The recent death of French filmmaker and artist Agnès Varda is a poignant reminder of her significance as an artist and as a woman. Born in Belgium in 1928, Varda’s professional career spanned five decades. With her first film, La Pointe Courte, being released in 1954, and her most recent movie Faces Places receiving awards upon its release in 2017, the importance of her output as an artist cannot be understated.
Often referred to as the “grandmother of the New Wave” despite only being in her 30s at the New Wave’s height, Varda’s work was and still is influential for many filmmakers. La Pointe Courte was a precursor to much of the work that was to be produced by New Wave auteurs. Like other New Wave and Left Bank directors, Varda constantly subverted traditional cinematic forms, embracing more unusual filming, editing and narrative techniques.
Varda’s oeuvre is as varied as it is vast, although there are certain characteristics and techniques that typify her work. Using documentary-style filming, Varda constantly pushed to capture those living in the margins of society; amongst other things, her films addressed homelessness, poverty, womanhood, illness and death. She made two documentaries in 1968 about the Black Panthers, was openly against American involvement in Vietnam and, in 1971, signed The Manifesto of the 343, admitting that she had had an abortion despite it being illegal at the time.

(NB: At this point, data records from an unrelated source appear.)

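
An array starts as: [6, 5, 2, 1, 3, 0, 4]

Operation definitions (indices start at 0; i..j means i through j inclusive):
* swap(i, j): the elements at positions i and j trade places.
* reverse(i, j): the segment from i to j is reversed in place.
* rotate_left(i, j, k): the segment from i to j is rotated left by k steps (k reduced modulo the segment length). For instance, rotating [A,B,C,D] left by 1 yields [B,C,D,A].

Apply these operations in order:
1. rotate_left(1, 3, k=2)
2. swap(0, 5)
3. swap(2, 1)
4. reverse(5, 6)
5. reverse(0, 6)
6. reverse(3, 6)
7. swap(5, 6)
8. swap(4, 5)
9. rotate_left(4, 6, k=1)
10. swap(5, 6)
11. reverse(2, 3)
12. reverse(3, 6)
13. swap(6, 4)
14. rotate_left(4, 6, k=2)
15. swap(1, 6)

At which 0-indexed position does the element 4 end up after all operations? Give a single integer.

Answer: 6

Derivation:
After 1 (rotate_left(1, 3, k=2)): [6, 1, 5, 2, 3, 0, 4]
After 2 (swap(0, 5)): [0, 1, 5, 2, 3, 6, 4]
After 3 (swap(2, 1)): [0, 5, 1, 2, 3, 6, 4]
After 4 (reverse(5, 6)): [0, 5, 1, 2, 3, 4, 6]
After 5 (reverse(0, 6)): [6, 4, 3, 2, 1, 5, 0]
After 6 (reverse(3, 6)): [6, 4, 3, 0, 5, 1, 2]
After 7 (swap(5, 6)): [6, 4, 3, 0, 5, 2, 1]
After 8 (swap(4, 5)): [6, 4, 3, 0, 2, 5, 1]
After 9 (rotate_left(4, 6, k=1)): [6, 4, 3, 0, 5, 1, 2]
After 10 (swap(5, 6)): [6, 4, 3, 0, 5, 2, 1]
After 11 (reverse(2, 3)): [6, 4, 0, 3, 5, 2, 1]
After 12 (reverse(3, 6)): [6, 4, 0, 1, 2, 5, 3]
After 13 (swap(6, 4)): [6, 4, 0, 1, 3, 5, 2]
After 14 (rotate_left(4, 6, k=2)): [6, 4, 0, 1, 2, 3, 5]
After 15 (swap(1, 6)): [6, 5, 0, 1, 2, 3, 4]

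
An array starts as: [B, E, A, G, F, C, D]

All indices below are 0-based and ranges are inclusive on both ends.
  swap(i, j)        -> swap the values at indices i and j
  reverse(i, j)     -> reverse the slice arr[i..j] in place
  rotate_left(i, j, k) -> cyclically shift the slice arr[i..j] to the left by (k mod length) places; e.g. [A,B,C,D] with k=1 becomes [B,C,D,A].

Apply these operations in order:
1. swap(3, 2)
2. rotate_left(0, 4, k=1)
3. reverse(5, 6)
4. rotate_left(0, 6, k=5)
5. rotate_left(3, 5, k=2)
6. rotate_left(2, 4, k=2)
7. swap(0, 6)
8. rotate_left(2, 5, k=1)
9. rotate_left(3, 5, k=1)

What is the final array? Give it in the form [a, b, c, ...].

Answer: [B, C, E, A, G, F, D]

Derivation:
After 1 (swap(3, 2)): [B, E, G, A, F, C, D]
After 2 (rotate_left(0, 4, k=1)): [E, G, A, F, B, C, D]
After 3 (reverse(5, 6)): [E, G, A, F, B, D, C]
After 4 (rotate_left(0, 6, k=5)): [D, C, E, G, A, F, B]
After 5 (rotate_left(3, 5, k=2)): [D, C, E, F, G, A, B]
After 6 (rotate_left(2, 4, k=2)): [D, C, G, E, F, A, B]
After 7 (swap(0, 6)): [B, C, G, E, F, A, D]
After 8 (rotate_left(2, 5, k=1)): [B, C, E, F, A, G, D]
After 9 (rotate_left(3, 5, k=1)): [B, C, E, A, G, F, D]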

Clearly, Varda had no issue standing out from the crowd.
However, my personal admiration for Varda is not only inspired by her open acts of resistance, but her quiet and compassionately rebellious nature. It is through her kindness and her interest in others that Varda’s work became subversive. Her focus on those in the margins in films such as Vagabond (1985) and The Gleaners and I (2001) treat those living on the fringes of society with care and respect. While she was never afraid to address darker themes, Varda was not in the habit of exploiting or exaggerating the suffering of others for show. Instead, her films are often careful and lingering, acting to humanise her subjects.
An example of one such film is One Sings, the Other Doesn’t (1977), a musical set to the backdrop of the Women’s Movement in the 1970s. Addressing themes such as abortion and female bodily autonomy, One Sings, the Other Doesn’t is in many ways an obviously political film. However, Varda herself once commented that her personal experience of this movement was that “the women were very joyful and friendship was the main word.” Her focus on joy and friendship are not symptomatic of disengagement or naivety; quite the opposite. Treating those who are victims of oppression with dignity and representing them in happiness as well as in distress is a way of salving social ills. It is Varda’s ability to represent both the pleasure and pain in life that makes her work so poignant.
In an interview with The Guardian’s Owen Myers last September, Varda was asked how she wanted to be remembered. She answered that she “would like to be remembered as a film-maker [who] enjoyed life, including pain. This is such a terrible world, but I keep the idea that every day should be interesting. What happens in my days – working, meeting people, listening – convinces me that it’s worth being alive.” While Agnès Varda’s death has been felt keenly by those who are fans of her work, she has left us the greatest of gifts. One need only watch one of her films to be reminded of the beautiful mundanity of the world around us.